The claim from the survivors that her bottom looked nice and fine always pops out like a jack-in-the-box when it comes to her resistance to torpedo hits. I do doubt that swimming in the water five hundred yard from a capsizing battleship you can recognize if a hull plate is lose, a seem cracked or splinter holes all over a plate. Ok – we do know that she did not have holes like barn doors in her belly – but if she leaked like a sieve or was a tight as on her commissioning day, we only can guess from survivors reports and from extrapolation of damage done to other vessels in similar conditions. And that does suggest considerate flooding.
And – just for the record – no – USS South Dakota would have feared better under a similar torpedo hit because of her tail fins. Though build in for hydrodynamic reasons they would have done well in protecting her inner propellers and she would have probably kept reasonable steering abilities under such a blow.
That does not necessarily say one design is better and the other worse. Warships are compromises, full of trade offs. One design may look much better here, subsequently much worse there.
Tirpitz’ stern was strengthened after the experiences with Bismarck. Let’s just assume they did that not just for fun.
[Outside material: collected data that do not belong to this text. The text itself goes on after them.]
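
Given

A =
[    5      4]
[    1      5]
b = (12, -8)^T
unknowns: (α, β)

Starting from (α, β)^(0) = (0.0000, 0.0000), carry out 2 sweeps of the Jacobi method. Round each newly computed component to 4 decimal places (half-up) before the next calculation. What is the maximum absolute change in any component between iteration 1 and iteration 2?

1.2800

Iteration 1:
  α = (12 - (4)·0.0000) / (5) = 2.4000
  β = (-8 - (1)·0.0000) / (5) = -1.6000
Iteration 2:
  α = (12 - (4)·-1.6000) / (5) = 3.6800
  β = (-8 - (1)·2.4000) / (5) = -2.0800
Change: (1.2800, -0.4800) → max |·| = 1.2800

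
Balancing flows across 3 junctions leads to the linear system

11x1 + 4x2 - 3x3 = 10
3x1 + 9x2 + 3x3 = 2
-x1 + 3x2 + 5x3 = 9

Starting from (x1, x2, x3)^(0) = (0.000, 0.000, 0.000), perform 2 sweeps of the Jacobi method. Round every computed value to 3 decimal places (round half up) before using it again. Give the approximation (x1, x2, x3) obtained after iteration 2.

(1.319, -0.681, 1.849)

Iteration 1:
  x1 = (10 - (4)·0.000 - (-3)·0.000) / (11) = 0.909
  x2 = (2 - (3)·0.000 - (3)·0.000) / (9) = 0.222
  x3 = (9 - (-1)·0.000 - (3)·0.000) / (5) = 1.800
Iteration 2:
  x1 = (10 - (4)·0.222 - (-3)·1.800) / (11) = 1.319
  x2 = (2 - (3)·0.909 - (3)·1.800) / (9) = -0.681
  x3 = (9 - (-1)·0.909 - (3)·0.222) / (5) = 1.849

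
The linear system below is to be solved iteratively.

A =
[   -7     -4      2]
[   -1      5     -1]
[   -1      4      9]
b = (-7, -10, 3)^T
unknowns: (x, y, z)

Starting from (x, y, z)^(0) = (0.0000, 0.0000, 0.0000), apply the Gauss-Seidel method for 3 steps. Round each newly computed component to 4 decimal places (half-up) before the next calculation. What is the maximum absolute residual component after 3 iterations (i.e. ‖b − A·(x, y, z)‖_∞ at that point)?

0.3223

Iteration 1:
  x = (-7 - (-4)·0.0000 - (2)·0.0000) / (-7) = 1.0000
  y = (-10 - (-1)·1.0000 - (-1)·0.0000) / (5) = -1.8000
  z = (3 - (-1)·1.0000 - (4)·-1.8000) / (9) = 1.2444
Iteration 2:
  x = (-7 - (-4)·-1.8000 - (2)·1.2444) / (-7) = 2.3841
  y = (-10 - (-1)·2.3841 - (-1)·1.2444) / (5) = -1.2743
  z = (3 - (-1)·2.3841 - (4)·-1.2743) / (9) = 1.1646
Iteration 3:
  x = (-7 - (-4)·-1.2743 - (2)·1.1646) / (-7) = 2.0609
  y = (-10 - (-1)·2.0609 - (-1)·1.1646) / (5) = -1.3549
  z = (3 - (-1)·2.0609 - (4)·-1.3549) / (9) = 1.1645
Residual b − A·x = (-0.3223, -0.0001, 0.0000); ∞-norm = 0.3223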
Hypothesis what damage Bismarck’s stern took at what stages can be found in the article:
“A Marine Forensic Analysis of HMS Hood and DKM Bismarck” by William Jurens, William H. Garzke, Jr., Robert O. Dulin, Jr., John Roberts and Richard Fiske
These guys do that not just for fun – they do these kind of analysis for a living. So that is well-researched stuff there. In their article: “Bismarck's Final Battle” the authors William H. Garzke, Jr. and Robert O. Dulin, Jr. even suggest that parts of Bismarck’s stern structure may have broken down onto the rudders blocking them.
OK – that is just a hypothesis but these guys are not amateurs and what they suggest is not just a “dent” in the hull.
Bismarck was a fine ship but she could not fly!
Sorry if I came over a bit rough but I think we should keep this board firm on the ground.